Au début des années 2000, le courant politique de l’Amérique latine était à droite. Au Mexique, Carlos Salinas de Gortari a été élu président ; en Argentine, Carlos Saúl Menem ; au Brésil, Fernando Collor de Mello ; et au Pérou, Alberto Fujimori, pour ne citer que quelques exemples de dirigeants qui ont remodelé les sociétés. Tous étaient des présidents de styles différents, mais avec une tendance néolibérale marquée. On peut dire que l’Amérique latine d’aujourd’hui est en grande partie une conséquence de cette période de privatisation, de précarité de l’emploi et de déclin de la présence de l’État dans la santé, l’éducation et les télécommunications.

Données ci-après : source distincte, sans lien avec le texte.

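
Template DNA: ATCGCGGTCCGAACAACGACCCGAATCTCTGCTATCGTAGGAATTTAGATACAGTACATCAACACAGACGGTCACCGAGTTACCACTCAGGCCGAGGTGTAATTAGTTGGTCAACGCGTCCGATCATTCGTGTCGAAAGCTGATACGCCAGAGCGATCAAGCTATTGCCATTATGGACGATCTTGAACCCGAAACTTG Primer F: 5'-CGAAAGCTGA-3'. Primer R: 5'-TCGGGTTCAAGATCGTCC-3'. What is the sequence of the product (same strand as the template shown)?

5'-CGAAAGCTGATACGCCAGAGCGATCAAGCTATTGCCATTATGGACGATCTTGAACCCGA-3'

Scanning the template, CGAAAGCTGA occurs at positions 134–143; this primer anneals to the bottom strand there with its 3' end pointing downstream.
Taking the reverse complement of TCGGGTTCAAGATCGTCC gives GGACGATCTTGAACCCGA, found at positions 175–192 on the template; the primer anneals here to the top strand with its 3' end pointing upstream.
The product is the template from position 134 through 192 (59 bp).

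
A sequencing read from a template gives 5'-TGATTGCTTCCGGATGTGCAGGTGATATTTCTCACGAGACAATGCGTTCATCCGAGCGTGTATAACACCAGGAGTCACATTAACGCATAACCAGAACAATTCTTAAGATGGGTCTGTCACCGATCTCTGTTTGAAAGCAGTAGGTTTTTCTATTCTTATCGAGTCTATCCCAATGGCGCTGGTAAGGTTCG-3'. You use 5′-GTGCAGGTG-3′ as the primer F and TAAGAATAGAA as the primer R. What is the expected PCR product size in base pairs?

The forward primer matches the template at positions 16–24.
The reverse primer's reverse complement is TTCTATTCTTA, which matches the template at positions 148–158.
Product length = (reverse-primer end) − (forward-primer start) + 1 = 158 − 16 + 1 = 143 bp.

143 bp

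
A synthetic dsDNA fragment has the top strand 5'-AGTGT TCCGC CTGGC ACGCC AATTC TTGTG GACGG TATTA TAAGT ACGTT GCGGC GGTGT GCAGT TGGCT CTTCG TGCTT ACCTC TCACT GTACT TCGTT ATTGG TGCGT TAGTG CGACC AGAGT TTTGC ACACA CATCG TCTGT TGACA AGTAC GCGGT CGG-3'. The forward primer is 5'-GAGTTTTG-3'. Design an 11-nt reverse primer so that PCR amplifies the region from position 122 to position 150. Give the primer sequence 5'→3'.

The product's 3' end on the top strand is position 150.
The reverse primer anneals to the top strand over positions 140–150, i.e. to GTCTGTTGACA.
Its sequence written 5'→3' is the reverse complement: TGTCAACAGAC.

5'-TGTCAACAGAC-3'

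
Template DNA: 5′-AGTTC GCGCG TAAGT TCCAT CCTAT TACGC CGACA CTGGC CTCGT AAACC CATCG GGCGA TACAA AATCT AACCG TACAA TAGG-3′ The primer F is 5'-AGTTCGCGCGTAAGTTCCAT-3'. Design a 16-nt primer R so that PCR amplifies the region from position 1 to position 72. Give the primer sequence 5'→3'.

The product's 3' end on the top strand is position 72.
The reverse primer anneals to the top strand over positions 57–72, i.e. to GCGATACAAAATCTAA.
Its sequence written 5'→3' is the reverse complement: TTAGATTTTGTATCGC.

5'-TTAGATTTTGTATCGC-3'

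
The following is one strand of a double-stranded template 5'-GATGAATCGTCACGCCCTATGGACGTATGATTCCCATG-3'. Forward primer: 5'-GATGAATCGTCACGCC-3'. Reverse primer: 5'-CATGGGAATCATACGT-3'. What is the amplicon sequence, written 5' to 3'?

5'-GATGAATCGTCACGCCCTATGGACGTATGATTCCCATG-3'

Forward primer GATGAATCGTCACGCC is found on the top strand at positions 1–16.
Reverse complement of the reverse primer: ACGTATGATTCCCATG. This occurs on the top strand at positions 23–38.
The product is the template from position 1 through 38 (38 bp).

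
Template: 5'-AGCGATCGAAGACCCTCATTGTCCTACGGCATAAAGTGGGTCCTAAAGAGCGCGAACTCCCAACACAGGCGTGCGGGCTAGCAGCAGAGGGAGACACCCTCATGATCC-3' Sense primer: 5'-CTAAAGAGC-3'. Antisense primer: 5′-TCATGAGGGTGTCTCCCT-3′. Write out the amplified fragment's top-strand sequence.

5'-CTAAAGAGCGCGAACTCCCAACACAGGCGTGCGGGCTAGCAGCAGAGGGAGACACCCTCATGA-3'

Forward primer CTAAAGAGC is found on the top strand at positions 43–51.
Taking the reverse complement of TCATGAGGGTGTCTCCCT gives AGGGAGACACCCTCATGA, found at positions 88–105 on the template; the primer anneals here to the top strand with its 3' end pointing upstream.
The product is the template from position 43 through 105 (63 bp).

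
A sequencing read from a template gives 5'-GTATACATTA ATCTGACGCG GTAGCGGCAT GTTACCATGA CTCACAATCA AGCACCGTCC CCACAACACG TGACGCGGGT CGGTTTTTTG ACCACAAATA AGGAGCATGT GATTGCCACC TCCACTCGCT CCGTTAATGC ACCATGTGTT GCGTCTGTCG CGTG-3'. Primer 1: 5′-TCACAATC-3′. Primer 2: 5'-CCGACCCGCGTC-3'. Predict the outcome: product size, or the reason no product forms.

Primer 1 (TCACAATC) matches the top strand at positions 42–49; it acts as a forward primer.
Primer 2's reverse complement is GACGCGGGTCGG, matching the top strand at positions 72–83; it acts as a reverse primer.
The 3' ends face each other across positions 42–83, giving a 42 bp product.

Yes — a 42 bp product.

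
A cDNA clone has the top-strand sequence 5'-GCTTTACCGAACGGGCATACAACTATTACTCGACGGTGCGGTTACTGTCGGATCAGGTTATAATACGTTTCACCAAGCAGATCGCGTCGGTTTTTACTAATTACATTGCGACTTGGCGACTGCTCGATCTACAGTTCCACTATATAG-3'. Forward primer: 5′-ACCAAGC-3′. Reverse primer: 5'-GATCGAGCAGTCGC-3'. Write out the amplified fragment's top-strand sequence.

5'-ACCAAGCAGATCGCGTCGGTTTTTACTAATTACATTGCGACTTGGCGACTGCTCGATC-3'

Scanning the template, ACCAAGC occurs at positions 72–78; this primer anneals to the bottom strand there with its 3' end pointing downstream.
The reverse primer's reverse complement is GCGACTGCTCGATC, which matches the template at positions 116–129.
The product is the template from position 72 through 129 (58 bp).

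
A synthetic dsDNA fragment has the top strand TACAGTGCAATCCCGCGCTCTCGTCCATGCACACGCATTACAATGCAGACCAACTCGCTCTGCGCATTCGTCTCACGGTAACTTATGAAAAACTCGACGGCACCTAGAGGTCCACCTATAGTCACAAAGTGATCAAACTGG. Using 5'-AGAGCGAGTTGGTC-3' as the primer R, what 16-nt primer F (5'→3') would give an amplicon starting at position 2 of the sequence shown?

5'-ACAGTGCAATCCCGCG-3'

The reverse primer's reverse complement GACCAACTCGCTCT matches the template at positions 48–61; the product starts at position 2.
The forward primer is identical to the top strand over positions 2–17: ACAGTGCAATCCCGCG.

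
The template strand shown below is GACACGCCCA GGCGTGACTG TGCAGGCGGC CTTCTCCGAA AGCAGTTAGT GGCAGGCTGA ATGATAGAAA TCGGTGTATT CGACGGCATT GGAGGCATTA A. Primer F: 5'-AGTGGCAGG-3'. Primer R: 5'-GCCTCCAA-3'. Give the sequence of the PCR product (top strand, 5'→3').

5'-AGTGGCAGGCTGAATGATAGAAATCGGTGTATTCGACGGCATTGGAGGC-3'

Scanning the template, AGTGGCAGG occurs at positions 48–56; this primer anneals to the bottom strand there with its 3' end pointing downstream.
Reverse complement of the reverse primer: TTGGAGGC. This occurs on the top strand at positions 89–96.
The product is the template from position 48 through 96 (49 bp).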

Pour de nombreux spécialistes, le scénario actuel semble se reconfigurer en son contraire. Cependant, je crois que la situation actuelle est différente parce que la gauche de Morales n’est pas la même que celle de Lula ou de Boric, et n’a pas grand-chose à voir avec Maduro, sinon un certain ethos, une forme de mysticisme qui n’exclut pas le latino-américanisme. Cela expliquerait pourquoi le seul pays qui a concrètement voulu aider Pedro Castillo est le Mexique de Manuel López Obrador. Mais, comme je l’ai dit, le véhicule de Pedro Castillo n’est pas arrivé à l’ambassade du Mexique mais à un poste de police. Et il semble qu’il lui faudra beaucoup de temps pour en sortir, sans que personne ne l’attende, tant son image est abîmée.

© AP Photo/Fernando Vergara

Avec la chute de Pedro Castillo et l’érosion de la gauche au Pérou, tout semble annoncer la montée d’une droite de plus en plus récalcitrante. C’est une droite qui met l’accent sur l’ultra-libéralisme, alors même que celui-ci a déjà démontré ses limites socio-économiques, ainsi que son incapacité à s’adapter à l’urgence climatique. C’est aussi une droite qui n’hésite pas à accentuer les tensions avec une attitude dominatrice dans son racisme, son rejet des communautés LGBQT et son opposition à la modernisation sociale — sur la question de l’avortement, par exemple. Si cette droite n’a pas encore réussi à remporter la présidence, en partie à cause de son manque d’attrait pour l’électorat extra-urbain, la situation pourrait désormais changer. Les populismes opportunistes ont le don de séduire une population sans capacité de projection politique, liée aux besoins quotidiens, et donc souvent habituée à l’aumône, comme le faisait Alberto Fujimori avec ses programmes sociaux.

Si le Pérou d’aujourd’hui n’est pas de tous les sangs, sa littérature l’est bel et bien.

Félix Terrones

Et la littérature dans tout cela ? Il y a quelques mois, l’écrivain péruvien Paul Baudry a publié le roman La república de las chispas (Seix Barral) dans lequel, en utilisant l’image du feu, il met en fiction l’histoire récente du Pérou, mais aussi celle de la république. 

Le Pérou ne serait pas la terre promise symbolisée dans une interprétation du titre Todas las sangres (« Tous les sangs »), mais un bûcher permanent et rituel dans lequel brûlent tous nos démons nationaux : le racisme, la corruption, les tares de classe, voire l’attitude triomphante et, bien sûr, le machisme. Je suis convaincu que pendant que les Péruviens allument la télévision ou ouvrent un journal où les mensonges abondent, la littérature péruvienne se propose comme un espace non pas tant pour les vérités historiques, mais — pour cette raison même — littéraires. Un territoire où nous pouvons comprendre que le présent n’est pas la situation actuelle mais la triste réalité qui nous accompagne depuis notre cheminement républicain. Le fait que nous ne tirions pas les bonnes leçons peut être imputé à un manque de mémoire, à un manque de conscience civique, mais jamais à la littérature, peut-être la chose la plus authentique et la plus radicale que l’histoire incandescente du Pérou puisse susciter. Si le Pérou d’aujourd’hui n’est pas de tous les sangs, sa littérature l’est bel et bien. Sans aucun doute.

Sources
  1. En 2016 éclate l’affaire Odebrecht, un des plus grands scandales de corruption de l’histoire récente de l’Amérique latine. L’affaire fait notamment partie de l’opération Lava Jato qui a conduit à l’emprisonnement de Lula au Brésil. Le 17 avril 2019, alors que la police péruvienne s’apprête à arrêter l’ancien président Alán García, ce dernier se tire une balle dans la tête.